This week Austin hosted the Civil Rights Summit celebrating President Lyndon Johnson’s amazing efforts to pass the 1964 Civil Rights Act and the 1965 Voting Rights Act, legislation that changed the course of American history. The Felix Longoria Affair reveals only one painful account of life in the Jim Crow South before LBJ stood up to the practices that stained this country’s heritage.
In 1948 the remains of Private Felix Longoria were recovered from the Philippines where he had been killed while serving on a volunteer mission

near the end of World War II. His body was shipped to his home in Three Rivers, where a barbed wire fence cordoned off the Mexican section of the cemetery. When Longoria’s widow tried to arrange for his wake in the local funeral home, the director refused to allow the family to use the chapel. He claimed that at previous Mexican-American services there had been disturbances and also that “the whites would not like it.” The funeral director offered to hold the wake in the family’s home on the Mexican side of town, which was the custom in Three Rivers.

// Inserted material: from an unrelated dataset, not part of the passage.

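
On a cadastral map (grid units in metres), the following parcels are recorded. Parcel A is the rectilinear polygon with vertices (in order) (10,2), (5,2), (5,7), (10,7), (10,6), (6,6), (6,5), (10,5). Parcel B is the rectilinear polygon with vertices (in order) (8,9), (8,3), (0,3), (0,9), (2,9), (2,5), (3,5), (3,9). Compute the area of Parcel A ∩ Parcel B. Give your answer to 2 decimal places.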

Private Longoria’s widow and her sister turned to Dr. Hector Garcia who had recently founded the American G.I. Forum, a group of Texans that worked to secure equal rights for Hispanic veterans. After Dr. Garcia received the same negative response from the funeral director that Mrs. Longoria had received, he sent telegrams to Texas congressmen asking for their support. Immediately Senator Lyndon Johnson responded, offering to arrange for the burial at Arlington National Cemetery. Word spread of the discrimination with an article in the New York Times, and Walter Winchell commented on his radio program, “The big state of Texas looks mighty small tonight.”

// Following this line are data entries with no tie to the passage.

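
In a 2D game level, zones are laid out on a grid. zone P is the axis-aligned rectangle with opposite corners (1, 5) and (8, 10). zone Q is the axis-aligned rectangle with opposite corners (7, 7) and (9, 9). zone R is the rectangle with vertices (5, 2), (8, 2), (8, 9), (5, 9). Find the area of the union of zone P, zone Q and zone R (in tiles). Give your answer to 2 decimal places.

46.00

By inclusion–exclusion:
Individual areas: |zone P| = 35, |zone Q| = 4, |zone R| = 21.
|zone P∩zone Q|: x∈[7,8], y∈[7,9] → 1·2 = 2.
|zone P∩zone R|: x∈[5,8], y∈[5,9] → 3·4 = 12.
|zone Q∩zone R|: x∈[7,8], y∈[7,9] → 1·2 = 2.
|zone P∩zone Q∩zone R| = 2.
|zone P ∪ zone Q ∪ zone R| = 60 − 16 + 2 = 46.00.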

On February 16, 1949, the funeral service took place with full military honors at Arlington National Cemetery in the presence of Private Felix Longoria’s family, Senator Johnson, and a representative of President Harry Truman.
The Texas House of Representatives authorized a five-member committee to investigate the Felix Longoria affair. After open hearings at the Three Rivers Chamber of Commerce, the committee decided that although the funeral director acted in anger, he had apologized, and he had not discriminated against the Longoria family. The report was never filed as committee members began to back peddle with comments such as the director’s words “appear to be discriminatory” and the director’s actions were on “the fine line of discrimination.”
The Civil Rights legislation that LBJ pushed through Congress in the 1960s began the long road toward reversal of discrimination in this country. The Civil Rights Summit of 2014 highlights and encourages the continuation of that march toward equality for all our citizens.
Hard to believe!
I agree. Some of the things that have happened in our race relations in this country are heart-breaking.
It is hard to imagine how anyone could justify such disrespect for someone who died for their country.
Many in the town were still unhappy in recent times when a historical marker was placed at the former site of the funeral home.